Note de lecture de Patrick Boulte parue dans la Lettre D&S n°180 Avril 2021 à propos du livre de Rémy Rioux : Réconciliations
« Et si l’espoir venait de la politique de développement, la plus méconnue, la plus discrète, la plus éloignée du fracas, la plus modeste aussi sans doute parmi les instruments de l’action internationale »
Le post-scriptum de ce livre en dit bien l’intention. Dû à la plume du directeur général de l’Agence Française de développement, dont le champ d’action est le monde entier, cet ouvrage nous ouvre sur des réalités qui échappent généralement à nos préoccupations habituelles, tant quotidiennes qu’hexagonales, et qui n’en ont pas moins des incidences importantes sur notre présent et sur notre avenir.
Derrière l’image prégnante du monde, faite de multiples fractures, de conflits et d’influences en concurrence, il en existe une autre, celle dessinée, dans le monde entier, par le réseau des acteurs ou des agences du développement, d’une grande diversité de nationalités. Leur action, celle à laquelle participe, avec d’autres, l’AFD, se déroule sous de multiples latitudes, aussi bien en Turquie (qui l’eut cru ?) qu’en Inde, en Colombie, à Mayotte, au Tchad, au Burkina Faso, etc. A titre d’illustration, l’International Development Finance Club, réseau de vingt-quatre banques de développement engage, chaque année, 850 Milliards de dollars.
L’auteur donne à ces opérations un cadre conceptuel commun, celui de la réconciliation. L’idée lui en a été donnée par le travail diplomatique à l’échelle de la terre entière (197 pays concernés) dont il a été le témoin et qui a abouti à la COP 21. Il en fait la théorie après avoir observé et analysé ce qui s’est passé dans des opérations improbables de réduction de fractures : au Canada avec les peuples premiers, dans les commissions « Vérité et réconciliation » dans des pays africains, notamment en Afrique du Sud, en Nouvelle-Calédonie, avec les accords de Nouméa, en Allemagne au moment de la réunification, sans oublier l’échec de certaines tentatives, comme dans les Balkans.

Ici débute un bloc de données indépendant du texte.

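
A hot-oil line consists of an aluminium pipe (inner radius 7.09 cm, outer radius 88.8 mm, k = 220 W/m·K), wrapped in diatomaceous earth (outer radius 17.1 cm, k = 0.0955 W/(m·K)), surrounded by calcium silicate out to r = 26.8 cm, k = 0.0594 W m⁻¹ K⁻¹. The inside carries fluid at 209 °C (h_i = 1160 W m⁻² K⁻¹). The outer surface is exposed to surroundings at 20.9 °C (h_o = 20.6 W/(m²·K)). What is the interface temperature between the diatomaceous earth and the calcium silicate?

Treat each layer as a resistance in series:
  R'_conv,in = 1/(2πr h) = 1/(2π·0.0709·1160) = 0.001935 m·K/W
  R'_aluminium = ln(0.0888/0.0709)/(2πk) = 0.2251/(2π·220) = 1.629×10^-4 m·K/W
  R'_diatomaceous earth = ln(0.171/0.0888)/(2πk) = 0.6553/(2π·0.0955) = 1.092 m·K/W
  R'_calcium silicate = ln(0.268/0.171)/(2πk) = 0.4493/(2π·0.0594) = 1.204 m·K/W
  R'_conv,out = 1/(2πr h) = 1/(2π·0.268·20.6) = 0.02883 m·K/W
ΣR = 0.001935 + 1.629×10^-4 + 1.092 + 1.204 + 0.02883 = 2.327 m·K/W
Q' = ΔT/ΣR = (209 °C − 20.9 °C)/2.327 = 80.83 W/m
From the inner boundary to the diatomaceous earth/calcium silicate interface, ΣR_partial = 1.094 m·K/W.
T_interface = T_in − Q'·ΣR_partial = 209 °C − (80.83)(1.094) = 121 °C

T = 121 °C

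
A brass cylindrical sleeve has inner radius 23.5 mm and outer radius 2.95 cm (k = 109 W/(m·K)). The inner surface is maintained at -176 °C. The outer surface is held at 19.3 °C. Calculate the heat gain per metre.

Q' = 2πk·ΔT/ln(r₂/r₁) = 2π × 109 × 195.3 / ln(0.0295/0.0235) = 5.88×10^5 W/m

Q' = 5.88×10^5 W/m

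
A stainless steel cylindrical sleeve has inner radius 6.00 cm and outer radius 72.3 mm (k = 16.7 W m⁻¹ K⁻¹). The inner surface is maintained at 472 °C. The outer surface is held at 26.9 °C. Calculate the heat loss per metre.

Q' = 250 kW/m

Q' = 2πk·ΔT/ln(r₂/r₁) = 2π × 16.7 × 445.1 / ln(0.0723/0.0600) = 2.50×10^5 W/m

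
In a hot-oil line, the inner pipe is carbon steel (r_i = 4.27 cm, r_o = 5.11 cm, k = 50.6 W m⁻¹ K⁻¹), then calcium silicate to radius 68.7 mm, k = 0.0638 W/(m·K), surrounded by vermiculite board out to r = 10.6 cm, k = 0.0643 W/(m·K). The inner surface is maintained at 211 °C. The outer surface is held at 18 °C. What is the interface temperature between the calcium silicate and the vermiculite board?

T = 132 °C

Resistance network (inner→outer):
  R'_carbon steel = ln(0.0511/0.0427)/(2πk) = 0.1796/(2π·50.6) = 5.649×10^-4 m·K/W
  R'_calcium silicate = ln(0.0687/0.0511)/(2πk) = 0.2960/(2π·0.0638) = 0.7383 m·K/W
  R'_vermiculite board = ln(0.106/0.0687)/(2πk) = 0.4337/(2π·0.0643) = 1.073 m·K/W
ΣR = 5.649×10^-4 + 0.7383 + 1.073 = 1.812 m·K/W
Q' = ΔT/ΣR = (211 °C − 18 °C)/1.812 = 106.5 W/m
From the inner boundary to the calcium silicate/vermiculite board interface, ΣR_partial = 0.7389 m·K/W.
T_interface = T_in − Q'·ΣR_partial = 211 °C − (106.5)(0.7389) = 132 °C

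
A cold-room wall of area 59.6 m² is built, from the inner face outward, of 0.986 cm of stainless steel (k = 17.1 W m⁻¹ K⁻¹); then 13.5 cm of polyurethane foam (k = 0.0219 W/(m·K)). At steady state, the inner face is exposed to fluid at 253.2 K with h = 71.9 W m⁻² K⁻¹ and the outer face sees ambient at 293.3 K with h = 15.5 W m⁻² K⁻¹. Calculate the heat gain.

Q = 383 W

Resistance network (inner→outer):
  R_conv,in = 1/(hA) = 1/(71.9·59.6) = 2.334×10^-4 K/W
  R_stainless steel = L/(kA) = 0.00986/(17.1·59.6) = 9.675×10^-6 K/W
  R_polyurethane foam = L/(kA) = 0.135/(0.0219·59.6) = 0.1034 K/W
  R_conv,out = 1/(hA) = 1/(15.5·59.6) = 0.001082 K/W
ΣR = 2.334×10^-4 + 9.675×10^-6 + 0.1034 + 0.001082 = 0.1047 K/W
Q = ΔT/ΣR = (253.2 K − 293.3 K)/0.1047 = -383 W
(Negative Q ⇒ heat flows inward; heat gain = 383 W.)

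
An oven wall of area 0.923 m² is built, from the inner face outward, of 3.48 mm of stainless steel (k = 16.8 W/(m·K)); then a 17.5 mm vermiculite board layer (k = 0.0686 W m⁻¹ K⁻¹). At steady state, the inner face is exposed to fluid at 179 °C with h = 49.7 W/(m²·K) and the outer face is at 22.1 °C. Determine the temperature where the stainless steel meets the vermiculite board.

Treat each layer as a resistance in series:
  R_conv,in = 1/(hA) = 1/(49.7·0.923) = 0.02180 K/W
  R_stainless steel = L/(kA) = 0.00348/(16.8·0.923) = 2.244×10^-4 K/W
  R_vermiculite board = L/(kA) = 0.0175/(0.0686·0.923) = 0.2764 K/W
ΣR = 0.02180 + 2.244×10^-4 + 0.2764 = 0.2984 K/W
Q = ΔT/ΣR = (179 °C − 22.1 °C)/0.2984 = 525.8 W
From the inner boundary to the stainless steel/vermiculite board interface, ΣR_partial = 0.02202 K/W.
T_interface = T_in − Q·ΣR_partial = 179 °C − (525.8)(0.02202) = 167 °C

T = 167 °C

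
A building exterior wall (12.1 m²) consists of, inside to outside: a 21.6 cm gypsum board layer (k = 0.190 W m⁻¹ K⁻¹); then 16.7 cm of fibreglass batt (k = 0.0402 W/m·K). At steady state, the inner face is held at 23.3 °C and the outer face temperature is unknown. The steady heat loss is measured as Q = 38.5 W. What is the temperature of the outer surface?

T_out = 6.46 °C

Sum the resistances:
  R_gypsum board = L/(kA) = 0.216/(0.190·12.1) = 0.09395 K/W
  R_fibreglass batt = L/(kA) = 0.167/(0.0402·12.1) = 0.3433 K/W
ΣR = 0.4373 K/W
ΔT = Q·ΣR = 38.5 × 0.4373 = 16.84 K
Heat flows outward, so T_out = T_in − ΔT = 23.3 − 16.84 = 6.46 °C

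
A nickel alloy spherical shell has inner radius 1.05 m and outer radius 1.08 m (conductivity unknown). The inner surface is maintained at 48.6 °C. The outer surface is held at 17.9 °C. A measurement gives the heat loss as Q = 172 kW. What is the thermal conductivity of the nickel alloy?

ΣR = ΔT/Q = |48.6 − 17.9|/1.72×10^5 = 1.785×10^-4 K/W
(1/r₁−1/r₂)/(4πk) = 1.785×10^-4 ⇒ k = 0.02646/(4π·1.785×10^-4) = 11.8 W/m·K

k = 11.8 W/m·K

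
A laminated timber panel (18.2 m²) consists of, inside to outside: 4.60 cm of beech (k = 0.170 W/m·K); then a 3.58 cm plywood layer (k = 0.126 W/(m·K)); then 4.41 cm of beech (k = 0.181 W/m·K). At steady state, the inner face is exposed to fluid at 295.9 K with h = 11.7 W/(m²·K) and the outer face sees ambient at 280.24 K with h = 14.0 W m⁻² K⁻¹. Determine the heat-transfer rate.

Q = 298 W

Resistance network (inner→outer):
  R_conv,in = 1/(hA) = 1/(11.7·18.2) = 0.004696 K/W
  R_beech = L/(kA) = 0.0460/(0.170·18.2) = 0.01487 K/W
  R_plywood = L/(kA) = 0.0358/(0.126·18.2) = 0.01561 K/W
  R_beech = L/(kA) = 0.0441/(0.181·18.2) = 0.01339 K/W
  R_conv,out = 1/(hA) = 1/(14.0·18.2) = 0.003925 K/W
ΣR = 0.004696 + 0.01487 + 0.01561 + 0.01339 + 0.003925 = 0.05249 K/W
Q = ΔT/ΣR = (295.9 K − 280.24 K)/0.05249 = 298 W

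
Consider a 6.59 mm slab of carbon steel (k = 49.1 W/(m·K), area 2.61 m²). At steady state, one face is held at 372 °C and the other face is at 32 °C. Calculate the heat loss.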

« Une réconciliation suppose un accord fondateur, un changement dans la réalité et un mécanisme de suivi précis et légitime pour vérifier dans la durée que les promesses ont été tenues » (p.83). Le processus, recommandé pour le montage de projets de développement, se décline en quatre phases. Il faut commencer par écouter les parties en présence, mobiliser un maître d’ouvrage local, procéder à des études de faisabilité décidées par lui, s’assurer de l’engagement des diverses parties prenantes et, enfin, évaluer le projet, ex ante et ex-post, selon une grille de développement durable. Car cette action, qui concerne rien de moins que la réalisation du « monde en commun », se déroule toute entière dans le but d’atteindre, systématiquement et volontairement, les 17 objectifs du développement durable que l’ONU s’est assignés à l’horizon 2030.